Sunday, 25 September 2011

bitterness

When I'm sleepy, I feel depressed. I think of happier days, and then I miss you.
Why do we cold shoulder each other? Is there no other way forward?
Somewhere in the past, we forgot kindness. Now there is nothing to forgive.
Still and silent, I force myself to wait on the Lord. Farewell, joy misplaced.


Tomorrow, mid-terms begin. It will be my first test in school for almost 3 years. I don't know how to prepare for exams anymore. The first paper is some geography subject. This might be the last Arts module I'd ever do, so I hope I can do it well.

I have seen God guiding my steps when I went to Calvary Pandan twice this week.
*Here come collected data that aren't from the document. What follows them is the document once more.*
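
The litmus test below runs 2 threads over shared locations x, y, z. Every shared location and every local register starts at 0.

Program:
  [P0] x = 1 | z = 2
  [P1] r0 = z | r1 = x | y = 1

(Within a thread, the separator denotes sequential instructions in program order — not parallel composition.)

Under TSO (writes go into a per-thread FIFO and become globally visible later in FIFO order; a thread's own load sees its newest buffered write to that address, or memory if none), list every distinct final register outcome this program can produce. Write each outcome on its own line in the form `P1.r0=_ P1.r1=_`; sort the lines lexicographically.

outcome vector order: (P1.r0,P1.r1)
|TSO outcomes| = 3

P1.r0=0 P1.r1=0
P1.r0=0 P1.r1=1
P1.r0=2 P1.r1=1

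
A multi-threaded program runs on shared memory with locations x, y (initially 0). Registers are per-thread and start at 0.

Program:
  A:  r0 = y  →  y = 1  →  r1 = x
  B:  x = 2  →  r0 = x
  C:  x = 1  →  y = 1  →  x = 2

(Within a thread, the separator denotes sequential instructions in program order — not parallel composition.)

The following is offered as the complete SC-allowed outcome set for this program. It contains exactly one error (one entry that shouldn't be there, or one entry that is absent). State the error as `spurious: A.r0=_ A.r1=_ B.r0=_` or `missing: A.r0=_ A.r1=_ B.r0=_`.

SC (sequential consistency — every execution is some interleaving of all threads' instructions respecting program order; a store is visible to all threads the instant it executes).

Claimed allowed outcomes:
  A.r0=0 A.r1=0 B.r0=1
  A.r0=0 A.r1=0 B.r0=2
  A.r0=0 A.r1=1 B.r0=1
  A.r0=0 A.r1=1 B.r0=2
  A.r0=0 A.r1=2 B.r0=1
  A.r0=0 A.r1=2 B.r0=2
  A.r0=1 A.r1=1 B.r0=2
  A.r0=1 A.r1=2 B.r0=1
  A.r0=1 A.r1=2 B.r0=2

outcome vector order: (A.r0,A.r1,B.r0)
[SC] allowed = {0/0/1 0/0/2 0/1/1 0/1/2 0/2/1 0/2/2 1/1/1 1/1/2 1/2/1 1/2/2}
SC∖claimed = {1/1/1}

missing: A.r0=1 A.r1=1 B.r0=1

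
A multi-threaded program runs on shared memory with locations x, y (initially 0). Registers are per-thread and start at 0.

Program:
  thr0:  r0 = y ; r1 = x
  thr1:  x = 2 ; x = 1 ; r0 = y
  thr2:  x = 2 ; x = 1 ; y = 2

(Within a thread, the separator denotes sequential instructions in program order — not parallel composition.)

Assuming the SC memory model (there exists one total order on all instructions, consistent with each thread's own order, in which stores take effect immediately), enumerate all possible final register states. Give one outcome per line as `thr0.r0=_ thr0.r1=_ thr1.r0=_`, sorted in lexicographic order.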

The first time, when I was feeling a bit sad that I did not see a warm hand of fellowship extended to me, God allowed my left calf to cramp suddenly. I needed help, and this was opportunity for my new friends to show hospitality. The second time, I was wondering if I'd become a bit lost in the crowd, but after I disembarked the bus I met with Joanne's family. It so happened I took the bus with them (instead of another bus!) I think I am recording this paragraph down to remind myself that God exists, and He has control over all. May glory be His.

There is, I suppose, a difference between the special and ordinary landscapes where it comes to expecting God's presence. Somehow His Hand seems more apparent in places and events which are special to us, whereas we easily forget Him at home or at work. Truly God is the same always, and very often works through the ordinary. We blinker ourselves.